Luther nimmt die Begriffe auf und bewertet sie neu: „Wo aber die natürliche Musica durch die Kunst gescherfft und polirt wird, da sihet und erkennet man erst … mit grosser verwunderung die grosse und volkomene weisheit Gottes in seinem wunderbarlichen werck der Musica“1.
Die musica artificialis als Erkenntnisgrund der göttlichen Vollkommenheit findet zu seiner Zeit in der Musik des Komponisten Josqin dés Pres (1440–1521) ihren Höhepunkt, dessen Kunst als vollkommene Erfüllung des Anspruches der Musik als klingender Kosmos angesehen wird.

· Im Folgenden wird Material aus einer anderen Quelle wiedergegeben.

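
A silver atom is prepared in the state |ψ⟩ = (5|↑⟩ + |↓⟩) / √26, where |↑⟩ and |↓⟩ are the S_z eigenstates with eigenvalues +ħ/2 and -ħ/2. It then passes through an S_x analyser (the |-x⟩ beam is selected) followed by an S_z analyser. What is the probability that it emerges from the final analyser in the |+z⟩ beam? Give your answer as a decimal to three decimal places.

First analyser (S_x): P(|-x⟩) = |⟨-x|ψ⟩|² = 16/52.
After stage 1 the state is |-x⟩; P(|+z⟩) = |⟨+z|-x⟩|² = 1/2.
Joint probability = 16/52 × 1/2 = 0.154.

0.154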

Anhand der Musik Josquins führt Luther sein theologisches Anliegen in den Diskurs ein. Er versteht seine Musik als Abbild des Evangeliums: „Was lex ist, geht nicht von stad, was evangelium ist, das gett von stad. Sic deus praedicavit evangelium etiam per musicam, ut videtur in Josquin, des alles composition frölich, willig, milde (freigebig) heraus fleust, ist nitt gezwungen und gnedigt (genötigt) per regulas sicut des fincken Gesang.“2
In seinem Verständnis ist die Musik Josquins, die sich von den einengenden Banden der kompositorischen Regeln befreit hat, Gleichnis für das Evangelium.
Josquin ist bei Luther „Der Noten Meister“ im Gegensatz zu anderen, die er als Diener der Tonsetzungsregeln versteht.

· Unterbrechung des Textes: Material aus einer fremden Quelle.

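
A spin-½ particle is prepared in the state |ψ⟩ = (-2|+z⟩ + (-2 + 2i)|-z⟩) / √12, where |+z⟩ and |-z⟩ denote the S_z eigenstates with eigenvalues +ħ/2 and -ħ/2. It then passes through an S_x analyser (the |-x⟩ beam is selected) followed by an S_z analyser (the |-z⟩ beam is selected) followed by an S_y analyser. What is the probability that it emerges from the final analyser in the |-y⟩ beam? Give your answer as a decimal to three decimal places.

First analyser (S_x): P(|-x⟩) = |⟨-x|ψ⟩|² = 4/24.
After stage 1 the state is |-x⟩; P(|-z⟩) = |⟨-z|-x⟩|² = 1/2.
After stage 2 the state is |-z⟩; P(|-y⟩) = |⟨-y|-z⟩|² = 1/2.
Joint probability = 4/24 × 1/2 × 1/2 = 0.042.

0.042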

Die interne Stimmigkeit der Musik hängt nicht allein an einer dem Wortsinn angemessenen auslegenden Darstellung eines Textes mithilfe musikalischer Symbole, sondern darin, daß sie diesen „mit den Eigenansprüchen genuin musikalischer Gestaltung paaren kann, (so) gelingt ihr eine artifizielle Dichte, die mehr ist als die Erfüllung reiner Satzregeln“3
Aus der Perspektive der Musikwissenschaft wird die musikgeschichtlich weitreichende Wirkung der Werke Josquins damit begründet, daß er der Musik als Musik, als ästhetisches Kunstwerk, nicht nur als Dienerin eines Textes, eine eigene Ausdrucksmöglichkeiten verschaffte. In der Freiheit der Kunst vom Gesetz, „darin, daß Josquins Musik nicht „per regulas“ konstruiert ist, entdeckt also Luther die Parallelität zum Evangelium.“ Und er sieht in der Faktur der Musik das Evangelium selber verwirklicht.

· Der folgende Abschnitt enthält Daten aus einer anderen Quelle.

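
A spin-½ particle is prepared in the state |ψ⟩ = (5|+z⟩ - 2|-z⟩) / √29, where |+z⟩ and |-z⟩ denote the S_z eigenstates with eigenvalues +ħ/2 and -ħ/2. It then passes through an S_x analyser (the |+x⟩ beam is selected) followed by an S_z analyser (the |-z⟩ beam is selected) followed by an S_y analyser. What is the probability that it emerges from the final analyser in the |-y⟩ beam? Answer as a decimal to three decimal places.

0.039

First analyser (S_x): P(|+x⟩) = |⟨+x|ψ⟩|² = 9/58.
After stage 1 the state is |+x⟩; P(|-z⟩) = |⟨-z|+x⟩|² = 1/2.
After stage 2 the state is |-z⟩; P(|-y⟩) = |⟨-y|-z⟩|² = 1/2.
Joint probability = 9/58 × 1/2 × 1/2 = 0.039.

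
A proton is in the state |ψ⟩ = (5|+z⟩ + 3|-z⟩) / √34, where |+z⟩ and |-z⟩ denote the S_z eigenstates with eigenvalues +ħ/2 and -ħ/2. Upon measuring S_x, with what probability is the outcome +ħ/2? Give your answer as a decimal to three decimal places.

0.941

|+x⟩ = (|+z⟩ + |-z⟩)/√2, so ⟨+x|ψ⟩ = (8) / (√2·√34).
P = |8|² / 68 = 64/68.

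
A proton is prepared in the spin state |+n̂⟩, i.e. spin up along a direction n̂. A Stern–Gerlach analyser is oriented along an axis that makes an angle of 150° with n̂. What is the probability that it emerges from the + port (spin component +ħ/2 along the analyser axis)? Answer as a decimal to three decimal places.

0.067

For spin-½, the probability of finding spin-up along an axis at angle θ to the initial spin direction is cos²(θ/2); spin-down is sin²(θ/2).
θ = 150°, so P = cos²(75°) ≈ 0.067.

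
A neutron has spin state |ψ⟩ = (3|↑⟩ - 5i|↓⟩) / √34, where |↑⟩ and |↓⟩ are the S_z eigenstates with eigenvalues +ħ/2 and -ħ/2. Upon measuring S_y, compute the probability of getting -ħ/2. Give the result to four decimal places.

|-y⟩ = (|↑⟩ - i|↓⟩)/√2, so ⟨-y|ψ⟩ = (8) / (√2·√34).
P = |8|² / 68 = 64/68.

0.9412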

2.1.2.2 Lieder in den Anfängen der Wittenberger Reformation
„Ein neues Lied wir heben an“
Als erstes evangelisches Lied gilt das Lied Luthers von 1523: „ein Lied von den zween Marterern Christi / zu Brüssel von den Sophisten von löuen verbrant“1.
Zwei Mönche waren der Anlaß: Sie waren auf dem Brüsseler Marktplatz verbrannt worden, nachdem die Inquisition das Kloster der Augustinereremiten in Antwerpen, die sich der Lehre Luthers zugewandt hatten, zerstört und Widerruf gefordert hatte. Diese beiden mußten ihre Weigerung mit dem Tod auf dem Scheiterhaufen bezahlen.
Dieses Lied kann man exemplarisch für die ersten evangelischen Lieder betrachten:
Es transportiert antirömische Polemik, indem die den beiden abgesprochene römische Priesterweihe als „des teufels larvenspil und spott“ bezeichnet wird oder indem mit dem Vers „Der höchste irrtum dieser war: man muß allein Gott glauben“ römische Theologie lächerlich gemacht wird.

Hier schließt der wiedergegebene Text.